Getting started with Mercurial on Windows
Microsoft made a big move recently by supporting Mercurial on Codeplex. The company I was working for in 2009 was contemplating moving to a DVCS (Distributed Version Control System) and had we made the move, we would have gone to Mercurial. So I’ve been using Mercurial off and on for the last 8 months and have been pleased with the ease of use and the clean command set.
If you are just starting with Mercurial here are some basic commands that will get you going. For the sake of this article, I’m going to use Orchard as the example repository.

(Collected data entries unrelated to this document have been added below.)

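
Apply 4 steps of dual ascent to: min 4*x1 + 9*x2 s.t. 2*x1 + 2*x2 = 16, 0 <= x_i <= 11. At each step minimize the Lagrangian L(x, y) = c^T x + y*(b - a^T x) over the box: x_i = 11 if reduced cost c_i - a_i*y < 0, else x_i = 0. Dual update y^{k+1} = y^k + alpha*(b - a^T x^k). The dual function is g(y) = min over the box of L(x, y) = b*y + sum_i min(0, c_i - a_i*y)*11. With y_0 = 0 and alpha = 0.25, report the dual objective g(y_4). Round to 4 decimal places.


Dual ascent for LP: min 4*x1 + 9*x2, 2*x1 + 2*x2 = 16, 0 <= x_i <= 11
Step 1: y^k = 0.0, reduced costs: (4.0, 9.0)
  x^k = (0.0, 0.0), subgradient = b - a^T x = 16.0
  y^{k+1} = 0.0 + 0.25*16.0 = 4.0
Step 2: y^k = 4.0, reduced costs: (-4.0, 1.0)
  x^k = (11.0, 0.0), subgradient = b - a^T x = -6.0
  y^{k+1} = 4.0 + 0.25*-6.0 = 2.5
Step 3: y^k = 2.5, reduced costs: (-1.0, 4.0)
  x^k = (11.0, 0.0), subgradient = b - a^T x = -6.0
  y^{k+1} = 2.5 + 0.25*-6.0 = 1.0
Step 4: y^k = 1.0, reduced costs: (2.0, 7.0)
  x^k = (0.0, 0.0), subgradient = b - a^T x = 16.0
  y^{k+1} = 1.0 + 0.25*16.0 = 5.0
Dual objective at y_4 = 5.0: reduced costs (-6.0, -1.0), box minimizer x = (11.0, 11.0)
g(y_4) = b*y + (c1 - a1*y)*x1 + (c2 - a2*y)*x2 = 16*5.0 + (-6.0)*11.0 + (-1.0)*11.0 = 80.0 - 66.0 - 11.0 = 3.0


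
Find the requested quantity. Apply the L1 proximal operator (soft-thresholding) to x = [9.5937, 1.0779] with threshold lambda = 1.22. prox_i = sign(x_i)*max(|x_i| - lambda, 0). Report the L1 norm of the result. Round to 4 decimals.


Soft-thresholding with lambda = 1.22:
prox(9.5937) = sign(9.5937)*max(|9.5937| - 1.22, 0) = 8.3737
prox(1.0779) = sign(1.0779)*max(|1.0779| - 1.22, 0) = 0.0
prox(x) = [8.3737, 0.0]
||prox(x)||_1 = 8.3737 + 0.0 = 8.3737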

-Orchard source url: https://hg01.codeplex.com/orchard
-Clone repository: hg clone https://hg01.codeplex.com/orchard
-Clone repository (named working directory): hg clone https://hg01.codeplex.com/orchard my_dir
-Pull source from remote: hg pull -u
**Note: ‘-u’ is important since it updates your local working copy after pulling the latest
-Local commit: hg ci -m “some message”
**Note: Remember that you are committing to you local repository, you still need to ‘push’ to your remote repository.
-Push commits to remote: hg push
**Note: this command will likely request your credentials
-Check status of local files: hg status
-View the commit log: hg log
-View the most recent commit: hg tip
If you prefer to use visual tools then just type ‘hgtk’ at your command line and you will see all of the commands that will launch visual Mercurial tools. The following is an example for the visual log.
-View visual log of commits: hgtk log
If you have been using git or bazaar, then switching to Mercurial should be trivial.